- Born: January 1, 1947 Japan, Kyoto
- Other name: 大山平一郎
- Occupation: violist

= Heiichiro Ohyama =

Japanese musician

Heiichiro Ohyama (大山　平一郎, Ōyama Heiichirō) is a Japanese conductor and violist.

== Biography ==
He is a conductor and violist. He serves as music director and conductor of the Santa Barbara Chamber Orchestra, and as principal chief conductor of the Kyushu Symphony Orchestra in Fukuoka, Fukuoka, Japan.

Ohyama has long been in demand as a violist and has performed throughout the United States and abroad as recitalist and chamber musician at festivals including Casals Festival, Kuhumo International Festival (Finland), Johannesen International Music Festival (Canada), Okinawa Moon Beach Music Festival (Japan), Brescia and Bergamo Festivals (Italy), Chamber Music Northwest, Sarasota Music Festival and Caramor Chamber Music Festival. He has collaborated with many of the soloist around the world, including Lynn Harrell, Gidon Kremer, Radu Lupu, Lynnette Seah, Isaac Stern, and Alexander Souptel.

In 1974, he won the Young Concert Artists International Auditions which led to his New York City recital debut at Carnegie Hall. In 1979, he was named principal violist of the Los Angeles Philharmonic under Carlo Maria Giulini, a position he held for 13 years. In 1981, he began conducting the Youth String Orchestra of the Crossroads School for Sciences and Arts. In 1983, he was appointed music director and conductor of the Santa Barbara Chamber Orchestra. In 1986, Ohyama was appointed assistant conductor of the Los Angeles Philharmonic under Maestro André Previn. He held this position for four years and conducted the Philharmonic in many concerts, including subscription concerts at the Los Angeles Music Center, the Hollywood Bowl and the Los Angeles Philharmonic Institute.

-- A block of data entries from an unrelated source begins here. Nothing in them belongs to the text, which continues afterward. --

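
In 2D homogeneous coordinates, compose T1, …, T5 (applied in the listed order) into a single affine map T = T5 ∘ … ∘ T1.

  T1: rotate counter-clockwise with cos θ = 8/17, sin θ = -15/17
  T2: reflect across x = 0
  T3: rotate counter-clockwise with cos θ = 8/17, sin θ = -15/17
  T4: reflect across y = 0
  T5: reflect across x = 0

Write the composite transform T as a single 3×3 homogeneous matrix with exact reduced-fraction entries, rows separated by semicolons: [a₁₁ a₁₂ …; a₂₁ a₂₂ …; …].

T1 = [8/17 15/17 0; -15/17 8/17 0; 0 0 1]
T2·T1 = [-8/17 -15/17 0; -15/17 8/17 0; 0 0 1]
T3·…·T1 = [-1 0 0; 0 1 0; 0 0 1]
T4·…·T1 = [-1 0 0; 0 -1 0; 0 0 1]
T5·…·T1 = [1 0 0; 0 -1 0; 0 0 1]

T = [1 0 0; 0 -1 0; 0 0 1]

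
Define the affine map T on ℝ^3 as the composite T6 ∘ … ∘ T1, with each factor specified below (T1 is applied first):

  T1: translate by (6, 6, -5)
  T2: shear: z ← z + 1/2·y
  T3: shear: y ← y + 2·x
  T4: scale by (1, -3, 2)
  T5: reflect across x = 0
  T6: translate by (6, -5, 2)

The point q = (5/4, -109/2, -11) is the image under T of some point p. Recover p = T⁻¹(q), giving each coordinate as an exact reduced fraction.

p = (-5/4, 1, -5)

T1 = [1 0 0 6; 0 1 0 6; 0 0 1 -5; 0 0 0 1]
T2·T1 = [1 0 0 6; 0 1 0 6; 0 1/2 1 -2; 0 0 0 1]
T3·…·T1 = [1 0 0 6; 2 1 0 18; 0 1/2 1 -2; 0 0 0 1]
T4·…·T1 = [1 0 0 6; -6 -3 0 -54; 0 1 2 -4; 0 0 0 1]
T5·…·T1 = [-1 0 0 -6; -6 -3 0 -54; 0 1 2 -4; 0 0 0 1]
T6·…·T1 = [-1 0 0 0; -6 -3 0 -59; 0 1 2 -2; 0 0 0 1]
det M = 6; M⁻¹ = [-1 0 0 0; 2 -1/3 0 -59/3; -1 1/6 1/2 65/6; 0 0 0 1]
M⁻¹ · (5/4, -109/2, -11)ᵀ = (-5/4, 1, -5)ᵀ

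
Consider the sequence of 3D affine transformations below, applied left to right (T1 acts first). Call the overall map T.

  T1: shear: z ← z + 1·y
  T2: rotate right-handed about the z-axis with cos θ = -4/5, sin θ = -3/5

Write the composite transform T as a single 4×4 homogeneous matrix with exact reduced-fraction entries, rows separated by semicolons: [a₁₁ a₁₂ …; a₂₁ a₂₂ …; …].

T = [-4/5 3/5 0 0; -3/5 -4/5 0 0; 0 1 1 0; 0 0 0 1]

T1 = [1 0 0 0; 0 1 0 0; 0 1 1 0; 0 0 0 1]
T2·T1 = [-4/5 3/5 0 0; -3/5 -4/5 0 0; 0 1 1 0; 0 0 0 1]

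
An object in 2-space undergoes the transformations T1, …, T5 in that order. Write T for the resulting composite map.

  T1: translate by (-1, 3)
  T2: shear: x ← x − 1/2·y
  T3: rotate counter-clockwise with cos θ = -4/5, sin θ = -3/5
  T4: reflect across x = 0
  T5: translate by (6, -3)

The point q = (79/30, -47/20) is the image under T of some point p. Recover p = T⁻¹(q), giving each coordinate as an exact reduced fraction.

T1 = [1 0 -1; 0 1 3; 0 0 1]
T2·T1 = [1 -1/2 -5/2; 0 1 3; 0 0 1]
T3·…·T1 = [-4/5 1 19/5; -3/5 -1/2 -9/10; 0 0 1]
T4·…·T1 = [4/5 -1 -19/5; -3/5 -1/2 -9/10; 0 0 1]
T5·…·T1 = [4/5 -1 11/5; -3/5 -1/2 -39/10; 0 0 1]
det M = -1; M⁻¹ = [1/2 -1 -5; -3/5 -4/5 -9/5; 0 0 1]
M⁻¹ · (79/30, -47/20)ᵀ = (-4/3, -3/2)ᵀ

p = (-4/3, -3/2)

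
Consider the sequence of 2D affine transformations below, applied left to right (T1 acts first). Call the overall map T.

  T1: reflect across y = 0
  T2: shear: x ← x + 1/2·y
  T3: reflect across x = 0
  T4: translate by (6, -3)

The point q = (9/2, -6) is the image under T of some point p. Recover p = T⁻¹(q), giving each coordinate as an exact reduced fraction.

p = (3, 3)

T1 = [1 0 0; 0 -1 0; 0 0 1]
T2·T1 = [1 -1/2 0; 0 -1 0; 0 0 1]
T3·…·T1 = [-1 1/2 0; 0 -1 0; 0 0 1]
T4·…·T1 = [-1 1/2 6; 0 -1 -3; 0 0 1]
det M = 1; M⁻¹ = [-1 -1/2 9/2; 0 -1 -3; 0 0 1]
M⁻¹ · (9/2, -6)ᵀ = (3, 3)ᵀ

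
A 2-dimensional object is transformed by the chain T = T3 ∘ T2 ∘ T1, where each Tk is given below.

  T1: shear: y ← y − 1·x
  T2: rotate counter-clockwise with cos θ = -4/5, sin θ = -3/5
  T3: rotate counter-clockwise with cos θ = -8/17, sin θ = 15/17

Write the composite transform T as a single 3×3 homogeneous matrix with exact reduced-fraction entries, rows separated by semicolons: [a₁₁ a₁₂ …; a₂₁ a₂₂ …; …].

T = [41/85 36/85 0; -113/85 77/85 0; 0 0 1]

T1 = [1 0 0; -1 1 0; 0 0 1]
T2·T1 = [-7/5 3/5 0; 1/5 -4/5 0; 0 0 1]
T3·…·T1 = [41/85 36/85 0; -113/85 77/85 0; 0 0 1]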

He has also held the positions of principal conductor of the Round Top Music Festival in Texas, music director and conductor of the Northwest Chamber Orchestra in Seattle, music director and conductor of the Cayuga Chamber Orchestra in New York City, artistic director of the Santa Fe Chamber Music Festival and of the La Jolla Chamber Music Society’s SummerFest La Jolla. He was a professor of music in the University of California school system for over 30 years.

In 1990, Ohyama made his European conducting debut with the Orchestra of the Opera de Lyon and in two concerts with the Royal Philharmonic Orchestra at the Royal Festival Hall in London. Since then, he has made conducting appearances with the San Diego Symphony, Baltimore Symphony, Singapore Symphony Orchestra, New Mexico Symphony, Ohio Chamber Orchestra, Brandenburg Symphony Orchestra (Germany), Hale Symphony (England), Sapporo Symphony, Kyoto Symphony and Toho Music School Orchestra (Japan), New York Chamber Orchestra, Los Angeles Chamber Orchestra, Ohio Chamber Orchestra, Milwaukee Chamber Orchestra, Royal Academy Sinfonietta (England), as well as conducted the San Francisco Symphony for its Wet Ink Festival. He also took the Asia America Symphony Orchestra on a tour of Japan in 1992.

He studied at the Toho Gakuen School of Music in Japan.

==Reviews==
"Heiichiro Ohyama's programming continues to be a model of sense and sensibility...he knows the secret of instilling a familiar piece with new life, and conducts it as if it's the first time anyone in the hall has really heard it."

-Santa Barbara News Press

"The concert was led by Heiichiro Ohyama with characteristic vigor and grace."

-Santa Barbara Independent

"Mr. Ohyama also led the seemingly underrehearsed orchestra in Rossini's "Italiana in Algeri" Overture.